晩婚化、未婚化がすすむ日本。しかしいまだに結婚しない男は「わびしい」存在と見られている。ほんとうにそうか。おひとりだからこその気楽さ、楽しさもあるのではないか。noteでの連載「介護幸福論」も好評を博す田端到さんによる、逆襲の「おひとり達人」宣言。

4人に1人の男が生涯未婚

2019年に内閣府から発表された2015年調査の「生涯未婚率」は、男性が23.4%、女性が14.1%だという。生涯未婚率には、統計から算出された「50歳時に一度も結婚したことのない人」の割合が使われる。今や4人に1人となった生涯独身男、これはもう十分な多数派勢力である。

ただ、まだ世間からは「わびしい」存在と見られている。

40代、50代の独身男は、せいぜい『家、ついて行ってイイですか?』に銭湯帰りを捕まり、4足780円のワークマンの靴下が散乱する汚部屋と、増毛剤の効かなかったクレーターのような頭頂部を映されたあげく、物哀しい「レット・イット・ビー」に見送られておしまい、という程度の脚光しか浴びない。

対して、結婚しない女はかっこいい。

家庭を持つよりも自分のやりたいことを優先して生きているアラフォーやアラフィフの女性は、時代の先端を走る存在としてメディアで特集され、頬に手を当てながら生き方を語る。それが求められている。

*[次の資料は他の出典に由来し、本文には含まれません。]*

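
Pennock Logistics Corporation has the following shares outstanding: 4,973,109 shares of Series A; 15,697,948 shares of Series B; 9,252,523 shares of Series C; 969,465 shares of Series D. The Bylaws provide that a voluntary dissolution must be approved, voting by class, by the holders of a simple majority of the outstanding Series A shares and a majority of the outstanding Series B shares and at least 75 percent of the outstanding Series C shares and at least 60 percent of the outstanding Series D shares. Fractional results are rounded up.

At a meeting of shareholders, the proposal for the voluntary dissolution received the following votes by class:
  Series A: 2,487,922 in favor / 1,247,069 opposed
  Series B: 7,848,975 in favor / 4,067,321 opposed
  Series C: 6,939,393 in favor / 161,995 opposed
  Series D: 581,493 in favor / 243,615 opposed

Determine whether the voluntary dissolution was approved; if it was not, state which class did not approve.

Series A: a majority of 4973109 is 2486555; 2,486,555 required, 2,487,922 in favor — approved.
Series B: a majority of 15697948 is 7848975; 7,848,975 required, 7,848,975 in favor — approved.
Series C: 3/4 of 9252523 = 6939392.25, rounded up to 6939393; 6,939,393 required, 6,939,393 in favor — approved.
Series D: 3/5 of 969465 = 581679; 581,679 required, 581,493 in favor — not approved.

Not approved — the Series D shares did not give the required vote.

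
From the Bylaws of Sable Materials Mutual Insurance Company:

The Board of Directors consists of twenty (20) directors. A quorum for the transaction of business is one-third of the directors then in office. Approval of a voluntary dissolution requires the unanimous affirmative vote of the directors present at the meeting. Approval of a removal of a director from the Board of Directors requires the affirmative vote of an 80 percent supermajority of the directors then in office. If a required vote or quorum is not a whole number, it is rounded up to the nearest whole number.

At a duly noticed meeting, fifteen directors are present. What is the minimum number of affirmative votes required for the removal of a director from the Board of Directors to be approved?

The removal of a director from the Board of Directors requires four-fifths of the directors then in office (20).
4/5 of 20 = 16.
(Only 15 can vote, so the removal of a director from the Board of Directors cannot pass at this meeting, but the required vote is still 16.)

16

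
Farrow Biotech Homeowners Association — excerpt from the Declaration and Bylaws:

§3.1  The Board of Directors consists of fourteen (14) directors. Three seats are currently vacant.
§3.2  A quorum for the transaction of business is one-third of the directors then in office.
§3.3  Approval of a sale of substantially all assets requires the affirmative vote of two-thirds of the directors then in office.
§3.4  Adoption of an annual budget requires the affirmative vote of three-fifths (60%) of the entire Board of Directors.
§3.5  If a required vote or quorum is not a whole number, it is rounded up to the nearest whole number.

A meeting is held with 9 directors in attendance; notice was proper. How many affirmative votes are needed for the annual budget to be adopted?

9

The annual budget requires three-fifths of the entire Board of Directors (14).
3/5 of 14 = 8.40, rounded up to 9.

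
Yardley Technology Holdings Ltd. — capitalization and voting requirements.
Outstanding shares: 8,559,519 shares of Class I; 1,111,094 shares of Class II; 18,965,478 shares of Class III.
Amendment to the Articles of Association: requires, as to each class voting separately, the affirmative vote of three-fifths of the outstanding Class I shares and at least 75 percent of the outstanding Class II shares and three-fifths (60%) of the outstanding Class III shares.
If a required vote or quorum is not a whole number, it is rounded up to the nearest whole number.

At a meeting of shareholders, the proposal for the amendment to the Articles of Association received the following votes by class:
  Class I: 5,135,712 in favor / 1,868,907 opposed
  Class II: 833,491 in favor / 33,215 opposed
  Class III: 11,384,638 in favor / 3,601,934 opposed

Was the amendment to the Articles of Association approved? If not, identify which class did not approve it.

Class I: 3/5 of 8559519 = 5135711.40, rounded up to 5135712; 5,135,712 required, 5,135,712 in favor — approved.
Class II: 3/4 of 1111094 = 833320.50, rounded up to 833321; 833,321 required, 833,491 in favor — approved.
Class III: 3/5 of 18965478 = 11379286.80, rounded up to 11379287; 11,379,287 required, 11,384,638 in favor — approved.

Approved — every class gave the required vote.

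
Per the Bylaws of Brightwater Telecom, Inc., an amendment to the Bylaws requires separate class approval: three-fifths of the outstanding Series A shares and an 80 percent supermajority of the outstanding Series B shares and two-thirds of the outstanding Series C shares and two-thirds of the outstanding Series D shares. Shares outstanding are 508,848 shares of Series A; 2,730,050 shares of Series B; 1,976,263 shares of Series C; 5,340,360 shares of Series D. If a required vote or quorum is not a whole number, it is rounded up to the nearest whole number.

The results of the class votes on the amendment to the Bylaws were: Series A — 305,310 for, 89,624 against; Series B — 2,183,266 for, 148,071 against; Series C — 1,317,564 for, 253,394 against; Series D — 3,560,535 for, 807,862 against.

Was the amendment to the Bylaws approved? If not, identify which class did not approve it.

Not approved — the Series B shares did not give the required vote.

Series A: 3/5 of 508848 = 305308.80, rounded up to 305309; 305,309 required, 305,310 in favor — approved.
Series B: 4/5 of 2730050 = 2184040; 2,184,040 required, 2,183,266 in favor — not approved.
Series C: 2/3 of 1976263 = 1317508.67, rounded up to 1317509; 1,317,509 required, 1,317,564 in favor — approved.
Series D: 2/3 of 5340360 = 3560240; 3,560,240 required, 3,560,535 in favor — approved.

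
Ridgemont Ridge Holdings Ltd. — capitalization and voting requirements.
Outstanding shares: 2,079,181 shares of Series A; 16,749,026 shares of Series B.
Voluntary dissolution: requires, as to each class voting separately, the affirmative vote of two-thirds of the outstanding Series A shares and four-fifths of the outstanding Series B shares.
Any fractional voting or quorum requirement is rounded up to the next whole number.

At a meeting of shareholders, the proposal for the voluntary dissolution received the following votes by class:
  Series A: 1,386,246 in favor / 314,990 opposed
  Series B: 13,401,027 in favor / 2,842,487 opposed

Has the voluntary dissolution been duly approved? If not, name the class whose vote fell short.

Series A: 2/3 of 2079181 = 1386120.67, rounded up to 1386121; 1,386,121 required, 1,386,246 in favor — approved.
Series B: 4/5 of 16749026 = 13399220.80, rounded up to 13399221; 13,399,221 required, 13,401,027 in favor — approved.

Approved — every class gave the required vote.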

なぜ、こんなに落差があるのか? それは「結婚しない女性」は、自らそのポジションを選び取った力強さがあるのに、「結婚しない男性」は望みかなわず、そのポジションに落ちこぼれてしまったという残念な誤解があるからだ。また、すでに女性の側では一度論争が起きて、結婚しない女性の価値観が認められたからでもある。